Zhang Gong pasti akan berlari membuka pintu setelah mendengar bahwa Mu Zi akan menggunakan sihir air. Kekuatan sihir Mu Zi berbeda dari ibunya, karena dia sudah mendekati tingkat Magister. Pernah suatu kali Zhang Gong tidur terlalu nyenyak dan tidak mendengar panggilan Mu Zi. Dia benar-benar terlempar keluar ruangan oleh mantra Mu Zi. Tapi hari ini agak aneh karena dia masih tidak mendengar suara Zhang Gong.

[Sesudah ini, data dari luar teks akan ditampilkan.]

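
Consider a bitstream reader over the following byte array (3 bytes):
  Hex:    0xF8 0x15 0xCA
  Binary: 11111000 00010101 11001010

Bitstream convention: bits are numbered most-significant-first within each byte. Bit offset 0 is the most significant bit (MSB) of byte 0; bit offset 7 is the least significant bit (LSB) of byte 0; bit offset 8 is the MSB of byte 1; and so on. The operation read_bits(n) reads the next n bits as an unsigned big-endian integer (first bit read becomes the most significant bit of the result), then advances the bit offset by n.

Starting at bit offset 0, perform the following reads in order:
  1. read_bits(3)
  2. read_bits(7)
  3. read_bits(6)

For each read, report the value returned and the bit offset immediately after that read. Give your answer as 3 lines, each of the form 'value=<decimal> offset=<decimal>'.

Answer: value=7 offset=3
value=96 offset=10
value=21 offset=16

Derivation:
Read 1: bits[0:3] width=3 -> value=7 (bin 111); offset now 3 = byte 0 bit 3; 21 bits remain
Read 2: bits[3:10] width=7 -> value=96 (bin 1100000); offset now 10 = byte 1 bit 2; 14 bits remain
Read 3: bits[10:16] width=6 -> value=21 (bin 010101); offset now 16 = byte 2 bit 0; 8 bits remain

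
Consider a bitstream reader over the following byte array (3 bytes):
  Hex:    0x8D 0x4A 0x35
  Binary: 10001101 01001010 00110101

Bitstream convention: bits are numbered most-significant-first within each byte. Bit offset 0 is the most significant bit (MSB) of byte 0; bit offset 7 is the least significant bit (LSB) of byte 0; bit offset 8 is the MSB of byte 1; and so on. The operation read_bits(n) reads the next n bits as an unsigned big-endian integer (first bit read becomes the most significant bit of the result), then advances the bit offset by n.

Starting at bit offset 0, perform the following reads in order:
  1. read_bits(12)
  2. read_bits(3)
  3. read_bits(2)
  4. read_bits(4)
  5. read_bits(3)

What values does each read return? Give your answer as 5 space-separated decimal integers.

Read 1: bits[0:12] width=12 -> value=2260 (bin 100011010100); offset now 12 = byte 1 bit 4; 12 bits remain
Read 2: bits[12:15] width=3 -> value=5 (bin 101); offset now 15 = byte 1 bit 7; 9 bits remain
Read 3: bits[15:17] width=2 -> value=0 (bin 00); offset now 17 = byte 2 bit 1; 7 bits remain
Read 4: bits[17:21] width=4 -> value=6 (bin 0110); offset now 21 = byte 2 bit 5; 3 bits remain
Read 5: bits[21:24] width=3 -> value=5 (bin 101); offset now 24 = byte 3 bit 0; 0 bits remain

Answer: 2260 5 0 6 5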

Mu Zi memiliki firasat buruk, jadi dia tidak langsung menggunakan mantra airnya. Dia hanya menerobos pintu dengan kasar. Setelah melihat ruangan itu kosong saat masuk, Mu Zi terkejut sejenak sebelum pandangannya tertuju pada surat yang ditinggalkan Zhang Gong.
Mu Zi sudah tahu apa yang telah terjadi. Kelopak matanya tanpa sadar memerah saat ia meraih surat itu dengan tangan gemetar dan mengambilnya. Setelah membukanya dan membacanya…

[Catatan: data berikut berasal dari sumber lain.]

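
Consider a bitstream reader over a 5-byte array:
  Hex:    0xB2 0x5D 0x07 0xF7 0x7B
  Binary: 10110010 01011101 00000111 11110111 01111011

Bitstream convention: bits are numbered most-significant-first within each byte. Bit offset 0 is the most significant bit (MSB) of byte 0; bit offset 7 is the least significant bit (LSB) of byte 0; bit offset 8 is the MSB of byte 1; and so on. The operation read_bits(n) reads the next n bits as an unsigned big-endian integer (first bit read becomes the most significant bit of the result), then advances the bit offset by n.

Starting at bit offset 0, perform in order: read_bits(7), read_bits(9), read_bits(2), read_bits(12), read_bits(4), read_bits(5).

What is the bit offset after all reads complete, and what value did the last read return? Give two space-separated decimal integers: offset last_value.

Answer: 39 29

Derivation:
Read 1: bits[0:7] width=7 -> value=89 (bin 1011001); offset now 7 = byte 0 bit 7; 33 bits remain
Read 2: bits[7:16] width=9 -> value=93 (bin 001011101); offset now 16 = byte 2 bit 0; 24 bits remain
Read 3: bits[16:18] width=2 -> value=0 (bin 00); offset now 18 = byte 2 bit 2; 22 bits remain
Read 4: bits[18:30] width=12 -> value=509 (bin 000111111101); offset now 30 = byte 3 bit 6; 10 bits remain
Read 5: bits[30:34] width=4 -> value=13 (bin 1101); offset now 34 = byte 4 bit 2; 6 bits remain
Read 6: bits[34:39] width=5 -> value=29 (bin 11101); offset now 39 = byte 4 bit 7; 1 bits remain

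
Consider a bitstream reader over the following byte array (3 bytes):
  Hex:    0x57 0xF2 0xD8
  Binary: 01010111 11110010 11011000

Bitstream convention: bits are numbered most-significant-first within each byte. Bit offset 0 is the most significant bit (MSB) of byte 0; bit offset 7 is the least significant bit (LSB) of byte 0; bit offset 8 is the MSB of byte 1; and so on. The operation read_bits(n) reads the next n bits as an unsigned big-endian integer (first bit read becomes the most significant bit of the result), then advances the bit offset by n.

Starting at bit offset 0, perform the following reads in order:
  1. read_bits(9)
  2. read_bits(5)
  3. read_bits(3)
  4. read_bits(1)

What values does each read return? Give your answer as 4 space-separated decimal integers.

Answer: 175 28 5 1

Derivation:
Read 1: bits[0:9] width=9 -> value=175 (bin 010101111); offset now 9 = byte 1 bit 1; 15 bits remain
Read 2: bits[9:14] width=5 -> value=28 (bin 11100); offset now 14 = byte 1 bit 6; 10 bits remain
Read 3: bits[14:17] width=3 -> value=5 (bin 101); offset now 17 = byte 2 bit 1; 7 bits remain
Read 4: bits[17:18] width=1 -> value=1 (bin 1); offset now 18 = byte 2 bit 2; 6 bits remain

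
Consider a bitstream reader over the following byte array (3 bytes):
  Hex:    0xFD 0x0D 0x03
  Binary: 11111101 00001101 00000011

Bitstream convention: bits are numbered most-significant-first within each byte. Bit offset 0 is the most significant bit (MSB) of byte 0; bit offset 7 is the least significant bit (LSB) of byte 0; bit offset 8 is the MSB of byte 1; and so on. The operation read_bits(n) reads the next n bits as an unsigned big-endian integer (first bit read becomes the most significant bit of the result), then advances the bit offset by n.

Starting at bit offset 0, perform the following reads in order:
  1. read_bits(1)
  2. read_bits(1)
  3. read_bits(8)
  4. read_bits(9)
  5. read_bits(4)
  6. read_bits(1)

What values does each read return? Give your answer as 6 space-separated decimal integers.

Answer: 1 1 244 104 1 1

Derivation:
Read 1: bits[0:1] width=1 -> value=1 (bin 1); offset now 1 = byte 0 bit 1; 23 bits remain
Read 2: bits[1:2] width=1 -> value=1 (bin 1); offset now 2 = byte 0 bit 2; 22 bits remain
Read 3: bits[2:10] width=8 -> value=244 (bin 11110100); offset now 10 = byte 1 bit 2; 14 bits remain
Read 4: bits[10:19] width=9 -> value=104 (bin 001101000); offset now 19 = byte 2 bit 3; 5 bits remain
Read 5: bits[19:23] width=4 -> value=1 (bin 0001); offset now 23 = byte 2 bit 7; 1 bits remain
Read 6: bits[23:24] width=1 -> value=1 (bin 1); offset now 24 = byte 3 bit 0; 0 bits remain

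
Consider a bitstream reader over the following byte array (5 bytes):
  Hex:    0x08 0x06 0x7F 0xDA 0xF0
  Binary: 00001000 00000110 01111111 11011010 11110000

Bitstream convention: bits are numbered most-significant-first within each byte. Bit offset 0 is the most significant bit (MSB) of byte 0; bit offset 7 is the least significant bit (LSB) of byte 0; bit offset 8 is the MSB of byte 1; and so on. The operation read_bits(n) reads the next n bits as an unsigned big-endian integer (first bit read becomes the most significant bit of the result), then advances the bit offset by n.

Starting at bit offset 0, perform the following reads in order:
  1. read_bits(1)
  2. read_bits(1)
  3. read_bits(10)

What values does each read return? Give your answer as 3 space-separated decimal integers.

Read 1: bits[0:1] width=1 -> value=0 (bin 0); offset now 1 = byte 0 bit 1; 39 bits remain
Read 2: bits[1:2] width=1 -> value=0 (bin 0); offset now 2 = byte 0 bit 2; 38 bits remain
Read 3: bits[2:12] width=10 -> value=128 (bin 0010000000); offset now 12 = byte 1 bit 4; 28 bits remain

Answer: 0 0 128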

Catatan penulis dari lebih dari 10 tahun yang lalu:
“Terima kasih semuanya atas dukungannya. Banyak teman yang berkomentar bahwa alur buku ini agak lambat. Saya akan memperhatikan hal itu dan mempercepat alurnya sedikit. Child of Light adalah buku pertama saya, jadi pasti akan ada beberapa kesalahan; saya mohon maaf atas ketidaknyamanan ini. Beberapa teman saya bertanya apakah kualitas buku akan menurun jika saya menulis novel ini dan Mad God (Kuang Shen) secara bersamaan. Saya dapat menjawab dengan pasti bahwa kualitasnya tidak akan menurun karena saya tidak menulis kedua buku tersebut secara bersamaan. Saya harap semuanya akan terus mendukung saya. Terima kasih.-TJSS”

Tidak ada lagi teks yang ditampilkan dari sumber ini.